Dans les années soixante les alarmistes tels que Paul Ehrlich prédisaient une famine de masse dans le monde entier. Il est vrai que ces deux dernières années les prix alimentaires ont brièvement augmenté, le maïs, le blé et le riz ont vu leur prix doubler ou tripler, pour ensuite redescendre. En fait, la tendance de long terme des prix réels des céréales sur le dernier siècle est une baisse régulière, en moyenne de 7 à 10 % par décennie (en fonction des produits).
Bien sûr, un nombre terrifiant d’individus vivent toujours aujourd’hui dans une misère abjecte, accablé par la maladie et la faim, mais le qualificatif correct pour décrire cela est « pauvreté » et non pas « surpopulation ». Dans des pays où les individus ne peuvent être propriétaire en toute sécurité, ne peuvent librement vendre leurs productions et ne peuvent être protégés par le droit, alors l’Etat y est le servant de la pauvreté.
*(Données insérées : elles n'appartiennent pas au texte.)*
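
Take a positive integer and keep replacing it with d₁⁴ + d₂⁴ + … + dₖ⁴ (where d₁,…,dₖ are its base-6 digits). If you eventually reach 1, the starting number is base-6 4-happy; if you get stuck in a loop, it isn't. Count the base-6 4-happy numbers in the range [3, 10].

1

3: 3 → 81 → 98 → 288 → 17 → 641 → 1522 → 259 → 4 → 256 → 258 → 3  — not base-6 4-happy
4: 4 → 256 → 258 → 3 → 81 → 98 → 288 → 17 → 641 → 1522 → 259 → 4  — not base-6 4-happy
5: 5 → 625 → 658 → 338 → 114 → 82 → 273 → 164 → 353 → 963 → 609 → 978 → 338  — not base-6 4-happy
6: 6 → 1  — base-6 4-happy
7: 7 → 2 → 16 → 272 → 99 → 353 → 963 → 609 → 978 → 338 → 114 → 82 → 273 → 164 → 353  — not base-6 4-happy
8: 8 → 17 → 641 → 1522 → 259 → 4 → 256 → 258 → 3 → 81 → 98 → 288 → 17  — not base-6 4-happy
9: 9 → 82 → 273 → 164 → 353 → 963 → 609 → 978 → 338 → 114 → 82  — not base-6 4-happy
10: 10 → 257 → 627 → 738 → 178 → 1137 → 788 → 803 → 963 → 609 → 978 → 338 → 114 → 82 → 273 → 164 → 353 → 963  — not base-6 4-happy
base-6 4-happy: 6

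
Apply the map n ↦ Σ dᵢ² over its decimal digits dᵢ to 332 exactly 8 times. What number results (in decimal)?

145

332 → 22
22 → 8
8 → 64
64 → 52
52 → 29
29 → 85
85 → 89
89 → 145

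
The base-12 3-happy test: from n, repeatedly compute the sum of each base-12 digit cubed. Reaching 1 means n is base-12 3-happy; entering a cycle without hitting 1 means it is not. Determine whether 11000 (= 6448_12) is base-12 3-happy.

base-12 3-happy

11000 = (6,4,4,8)_12 → 6³ + 4³ + 4³ + 8³ = 856
856 = (5,11,4)_12 → 5³ + 11³ + 4³ = 1520
1520 = (10,6,8)_12 → 10³ + 6³ + 8³ = 1728
1728 = (1,0,0,0)_12 → 1³ + 0³ + 0³ + 0³ = 1  — reached 1.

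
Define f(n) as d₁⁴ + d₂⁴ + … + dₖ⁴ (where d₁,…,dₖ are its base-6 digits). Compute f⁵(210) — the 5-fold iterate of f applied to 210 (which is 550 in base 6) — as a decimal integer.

1251

210 = (5,5,0)_6 → 1250
1250 = (5,4,4,2)_6 → 1153
1153 = (5,2,0,1)_6 → 642
642 = (2,5,5,0)_6 → 1266
1266 = (5,5,1,0)_6 → 1251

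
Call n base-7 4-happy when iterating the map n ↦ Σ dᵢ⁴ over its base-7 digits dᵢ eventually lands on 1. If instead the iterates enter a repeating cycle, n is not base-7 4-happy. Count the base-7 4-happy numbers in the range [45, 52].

45: 45 → 1377 → 881 → 2689 → 1923 → 1507 → 913 → 609 → 707 → 97 → 2593 → 1459 → 963 → 1153 → 803 → 673 → 1923  — not base-7 4-happy
46: 46 → 1552 → 1218 → 1458 → 898 → 304 → 1378 → 1552  — not base-7 4-happy
47: 47 → 1921 → 963 → 1153 → 803 → 673 → 1923 → 1507 → 913 → 609 → 707 → 97 → 2593 → 1459 → 963  — not base-7 4-happy
48: 48 → 2592 → 1394 → 338 → 2608 → 514 → 244 → 2848 → 1314 → 1956 → 2258 → 1808 → 1938 → 2258  — not base-7 4-happy
49: 49 → 1  — base-7 4-happy
50: 50 → 2 → 16 → 32 → 512 → 164 → 178 → 418 → 708 → 98 → 16  — not base-7 4-happy
51: 51 → 17 → 97 → 2593 → 1459 → 963 → 1153 → 803 → 673 → 1923 → 1507 → 913 → 609 → 707 → 97  — not base-7 4-happy
52: 52 → 82 → 882 → 272 → 2002 → 2546 → 1938 → 2258 → 1808 → 1938  — not base-7 4-happy
base-7 4-happy: 49

1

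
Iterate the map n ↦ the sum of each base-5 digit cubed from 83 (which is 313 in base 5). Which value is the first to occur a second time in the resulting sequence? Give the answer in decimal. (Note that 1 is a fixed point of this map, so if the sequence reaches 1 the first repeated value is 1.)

9

83 = (3,1,3)_5 → 3³ + 1³ + 3³ = 55
55 = (2,1,0)_5 → 2³ + 1³ + 0³ = 9
9 = (1,4)_5 → 1³ + 4³ = 65
65 = (2,3,0)_5 → 2³ + 3³ + 0³ = 35
35 = (1,2,0)_5 → 1³ + 2³ + 0³ = 9  — 9 already appeared earlier.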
Les alarmistes des catastrophes démographiques et leurs alliés aux Nations Unies se bercent d’illusions lorsqu’ils déclarent que les interventions publiques peuvent réduire les taux de fertilité et « stabiliser » la population. Leur credo est que l’éducation, un taux d’alphabétisation élevé et un contrôle des naissances peu couteux mènent à des taux de natalité plus bas.
La santé, l’alphabétisation, et la contraception volontaire sont des objectifs méritoires, quel que soit leur impact sur la croissance de la population. Mais il est trompeur de déclarer qu’ils réduisent de manière prévisible les taux de natalité.
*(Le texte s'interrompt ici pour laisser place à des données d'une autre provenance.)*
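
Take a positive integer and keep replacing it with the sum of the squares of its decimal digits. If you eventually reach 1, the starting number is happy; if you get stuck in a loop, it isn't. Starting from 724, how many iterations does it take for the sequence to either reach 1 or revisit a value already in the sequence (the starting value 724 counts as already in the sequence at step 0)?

724 → 7² + 2² + 4² = 69
69 → 6² + 9² = 117
117 → 1² + 1² + 7² = 51
51 → 5² + 1² = 26
26 → 2² + 6² = 40
40 → 4² + 0² = 16
16 → 1² + 6² = 37
37 → 3² + 7² = 58
58 → 5² + 8² = 89
89 → 8² + 9² = 145
145 → 1² + 4² + 5² = 42
42 → 4² + 2² = 20
20 → 2² + 0² = 4
4 → 4² = 16  — 16 repeats.
That took 14 steps.

14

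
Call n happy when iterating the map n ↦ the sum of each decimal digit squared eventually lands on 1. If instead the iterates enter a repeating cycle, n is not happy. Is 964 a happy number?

964 → 9² + 6² + 4² = 133
133 → 1² + 3² + 3² = 19
19 → 1² + 9² = 82
82 → 8² + 2² = 68
68 → 6² + 8² = 100
100 → 1² + 0² + 0² = 1  — reached 1.

happy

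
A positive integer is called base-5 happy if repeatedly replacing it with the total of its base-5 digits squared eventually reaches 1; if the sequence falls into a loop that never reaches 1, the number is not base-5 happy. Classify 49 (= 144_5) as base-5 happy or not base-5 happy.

49 = (1,4,4)_5 → 1² + 4² + 4² = 1 + 16 + 16 = 33
33 = (1,1,3)_5 → 1² + 1² + 3² = 1 + 1 + 9 = 11
11 = (2,1)_5 → 2² + 1² = 4 + 1 = 5
5 = (1,0)_5 → 1² + 0² = 1 + 0 = 1  — reached 1.

base-5 happy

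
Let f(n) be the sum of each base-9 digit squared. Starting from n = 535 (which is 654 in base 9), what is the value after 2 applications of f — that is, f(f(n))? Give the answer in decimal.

535 = (6,5,4)_9 → 6² + 5² + 4² = 77
77 = (8,5)_9 → 8² + 5² = 89

89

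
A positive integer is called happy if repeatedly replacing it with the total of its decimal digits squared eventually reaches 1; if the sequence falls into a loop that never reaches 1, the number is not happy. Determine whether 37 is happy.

not happy

37 → 3² + 7² = 9 + 49 = 58
58 → 5² + 8² = 25 + 64 = 89
89 → 8² + 9² = 64 + 81 = 145
145 → 1² + 4² + 5² = 1 + 16 + 25 = 42
42 → 4² + 2² = 16 + 4 = 20
20 → 2² + 0² = 4 + 0 = 4
4 → 4² = 16
16 → 1² + 6² = 1 + 36 = 37  — 37 already seen; the sequence cycles without reaching 1.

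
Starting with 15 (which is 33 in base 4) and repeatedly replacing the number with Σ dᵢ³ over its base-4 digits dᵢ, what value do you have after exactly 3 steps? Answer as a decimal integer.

15 = (3,3)_4 → 3³ + 3³ = 54
54 = (3,1,2)_4 → 3³ + 1³ + 2³ = 36
36 = (2,1,0)_4 → 2³ + 1³ + 0³ = 9

9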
Prenons d’abord le cas de l’alphabétisation. Le taux de l’alphabétisation des adultes en 2006 était d’un tiers plus élevé au Malawi qu’au Maroc (54% contre 40%), et pourtant les niveaux de fertilité au Malawi sont le double du Maroc. Les campagnes de planning familial sont tout aussi imprévisibles : en 1974 le Mexique a commencé une campagne énergique pour ralentir la croissance démographique et a obtenu une baisse des niveaux de fertilité de 56% alors qu’au Brésil ces mêmes taux tombèrent de 54% sans aucune campagne, sur la même période de vingt-cinq ans. Ce ne sont pas des exemples choisis à dessein : il n’y a en fait pas de moyen de connaître à l’avance l’impact de programmes de planning familial sur les taux de natalité.
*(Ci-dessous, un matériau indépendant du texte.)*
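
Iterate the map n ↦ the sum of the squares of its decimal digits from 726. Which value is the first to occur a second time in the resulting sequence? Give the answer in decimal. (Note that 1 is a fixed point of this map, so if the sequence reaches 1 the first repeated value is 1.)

726 → 7² + 2² + 6² = 49 + 4 + 36 = 89
89 → 8² + 9² = 64 + 81 = 145
145 → 1² + 4² + 5² = 1 + 16 + 25 = 42
42 → 4² + 2² = 16 + 4 = 20
20 → 2² + 0² = 4 + 0 = 4
4 → 4² = 16
16 → 1² + 6² = 1 + 36 = 37
37 → 3² + 7² = 9 + 49 = 58
58 → 5² + 8² = 25 + 64 = 89  — 89 already appeared earlier.

89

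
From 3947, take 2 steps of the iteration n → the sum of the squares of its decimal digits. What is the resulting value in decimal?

3947 → 3² + 9² + 4² + 7² = 155
155 → 1² + 5² + 5² = 51

51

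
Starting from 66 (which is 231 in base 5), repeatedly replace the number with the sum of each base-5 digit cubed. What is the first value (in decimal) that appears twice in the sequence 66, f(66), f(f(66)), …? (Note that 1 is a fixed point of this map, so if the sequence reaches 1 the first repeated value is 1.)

28

66 = (2,3,1)_5 → 36
36 = (1,2,1)_5 → 10
10 = (2,0)_5 → 8
8 = (1,3)_5 → 28
28 = (1,0,3)_5 → 28  — 28 already appeared earlier.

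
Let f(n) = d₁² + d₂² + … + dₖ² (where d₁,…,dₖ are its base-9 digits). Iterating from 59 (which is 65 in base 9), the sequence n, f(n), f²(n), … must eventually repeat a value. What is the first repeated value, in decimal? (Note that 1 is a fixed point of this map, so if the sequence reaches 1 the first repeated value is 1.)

59 = (6,5)_9 → 6² + 5² = 61
61 = (6,7)_9 → 6² + 7² = 85
85 = (1,0,4)_9 → 1² + 0² + 4² = 17
17 = (1,8)_9 → 1² + 8² = 65
65 = (7,2)_9 → 7² + 2² = 53
53 = (5,8)_9 → 5² + 8² = 89
89 = (1,0,8)_9 → 1² + 0² + 8² = 65  — 65 already appeared earlier.

65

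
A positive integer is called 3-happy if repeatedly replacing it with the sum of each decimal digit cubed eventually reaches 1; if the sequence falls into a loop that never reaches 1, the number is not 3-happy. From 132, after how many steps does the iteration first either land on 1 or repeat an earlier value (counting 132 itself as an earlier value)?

132 → 1³ + 3³ + 2³ = 36
36 → 3³ + 6³ = 243
243 → 2³ + 4³ + 3³ = 99
99 → 9³ + 9³ = 1458
1458 → 1³ + 4³ + 5³ + 8³ = 702
702 → 7³ + 0³ + 2³ = 351
351 → 3³ + 5³ + 1³ = 153
153 → 1³ + 5³ + 3³ = 153  — 153 repeats.
That took 8 steps.

8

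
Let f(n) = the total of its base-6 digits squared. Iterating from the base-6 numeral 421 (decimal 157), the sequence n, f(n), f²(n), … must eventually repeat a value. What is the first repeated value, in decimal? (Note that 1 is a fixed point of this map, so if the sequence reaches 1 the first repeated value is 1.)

157 = (4,2,1)_6 → 4² + 2² + 1² = 16 + 4 + 1 = 21
21 = (3,3)_6 → 3² + 3² = 9 + 9 = 18
18 = (3,0)_6 → 3² + 0² = 9 + 0 = 9
9 = (1,3)_6 → 1² + 3² = 1 + 9 = 10
10 = (1,4)_6 → 1² + 4² = 1 + 16 = 17
17 = (2,5)_6 → 2² + 5² = 4 + 25 = 29
29 = (4,5)_6 → 4² + 5² = 16 + 25 = 41
41 = (1,0,5)_6 → 1² + 0² + 5² = 1 + 0 + 25 = 26
26 = (4,2)_6 → 4² + 2² = 16 + 4 = 20
20 = (3,2)_6 → 3² + 2² = 9 + 4 = 13
13 = (2,1)_6 → 2² + 1² = 4 + 1 = 5
5 = (5)_6 → 5² = 25
25 = (4,1)_6 → 4² + 1² = 16 + 1 = 17  — 17 already appeared earlier.

17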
Il apparaît que le meilleur indicateur pour prédire les niveaux de fertilité au plan international est le nombre d’enfants qu’une femme dit vouloir avoir. La seule manière efficace de ralentir la croissance de la population est la coercition, comme en Inde brièvement durant les années 70 ou en Chine, un bon client de l’UNFPA, aujourd’hui. Il n’y a pas d’autre manière politique d’obtenir des réductions rapides et importantes des naissances.
De nombreuses organisations, comme l’OMS ou l’UNICEF, travaillent déjà à la promotion de la santé des femmes et des enfants au niveau international. Il est très clair que de nombreuses menaces globales à la santé, de morts durant grossesse ou néonatales, aux morts du fait de diarrhées, du paludisme et autres maladies infectieuses, sont des créations de la pauvreté. Seules la croissance et la liberté économiques, et non les programmes de l’UNFPA, pourront rendre les femmes autonomes et leur épargner la pauvreté et une mort prématurée.
Nicholas Eberstadt est économiste à l’American Enterprise Institute à Washington DC.